Sacrario dei camici bianchi, l’OMCeO di Caltanissetta ricorda i medici Michele Abbate e Calogero Giabbarrasi

Redazione

Ci sono scolpiti anche i nomi dei medici Michele Abbate e Calogero Giabbarrasi, entrambi della provincia di Caltanissetta, sulla lapide del sacrario commemorativo dei camici bianchi scoperta in occasione della prima “Giornata nazionale del Personale sanitario, socio-sanitario, socio-assistenziale e del volontariato” celebrata lo scorso 20 febbraio. 

A Palermo la commemorazione s’è svolta a Villa Magnisi – sede provinciale dell’Ordine dei Medici Chirurghi e Odontoiatri – nel corso della cerimonia di inaugurazione della cappella intitolata alla memoria di tutti i medici siciliani deceduti a causa della pandemia e di coloro i quali hanno sacrificato la loro vita per la professione.

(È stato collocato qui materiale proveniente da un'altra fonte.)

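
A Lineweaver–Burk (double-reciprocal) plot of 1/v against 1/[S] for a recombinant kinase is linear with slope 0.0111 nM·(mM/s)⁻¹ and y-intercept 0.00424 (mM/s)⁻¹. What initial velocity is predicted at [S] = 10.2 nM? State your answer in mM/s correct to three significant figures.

188 mM/s

The y-intercept is 1/Vmax, so Vmax = 1/0.00424 = 236 mM/s.
The slope is Km/Vmax, so Km = 0.0111 × 236 = 2.62 nM.
Then v = 236 × 10.2/(2.62 + 10.2) = 188 mM/s.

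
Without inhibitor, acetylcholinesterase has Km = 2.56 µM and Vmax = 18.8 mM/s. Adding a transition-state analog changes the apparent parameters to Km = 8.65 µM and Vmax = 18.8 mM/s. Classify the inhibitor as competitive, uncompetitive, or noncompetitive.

competitive

Km increases (2.56 → 8.65 µM) while Vmax is unchanged — the hallmark of competitive inhibition.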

Tra questi, il consiglio direttivo dell’OMCeO di Caltanissetta ha voluto ricordare i medici di medicina generale Michele Abbate, ex sindaco del capoluogo nisseno barbaramente assassinato all’uscita dal suo ambulatorio il 7 maggio 1999 all’età di 49 anni, e Calogero Giabbarrasi di Riesi, 69 anni, primo medico del territorio nisseno morto a causa del coronavirus nel marzo 2020. 

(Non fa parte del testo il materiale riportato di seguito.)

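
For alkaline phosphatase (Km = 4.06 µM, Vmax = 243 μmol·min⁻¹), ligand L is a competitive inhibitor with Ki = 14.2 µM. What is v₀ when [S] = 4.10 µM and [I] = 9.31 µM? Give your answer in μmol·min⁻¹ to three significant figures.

92.1 μmol·min⁻¹

With α = 1 + [I]/Ki = 1 + 9.31/14.2 = 1.656, the competitive rate law is v = Vmax[S] / (αKm + [S]).
v = 243×4.10 / (1.656×4.06 + 4.10) = 996.3/10.82 = 92.1 μmol·min⁻¹.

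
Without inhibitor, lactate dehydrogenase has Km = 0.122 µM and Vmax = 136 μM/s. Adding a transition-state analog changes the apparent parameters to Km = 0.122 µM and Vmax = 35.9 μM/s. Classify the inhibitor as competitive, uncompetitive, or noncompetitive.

noncompetitive

Vmax decreases (136 → 35.9 μM/s) while Km is unchanged — pure noncompetitive inhibition.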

«Con questa iniziativa abbiamo voluto mantenere viva la memoria dei nostri apprezzati colleghi che, per cause diverse, non sono più con noi e che onorando fino alla fine i valori della professione medica si sono prodigati al servizio dei loro pazienti e delle loro comunità», dice Giovanni D’Ippolitopresidente dell’Ordine dei Medici Chirurghi e Odontoiatri della provincia di Caltanissetta.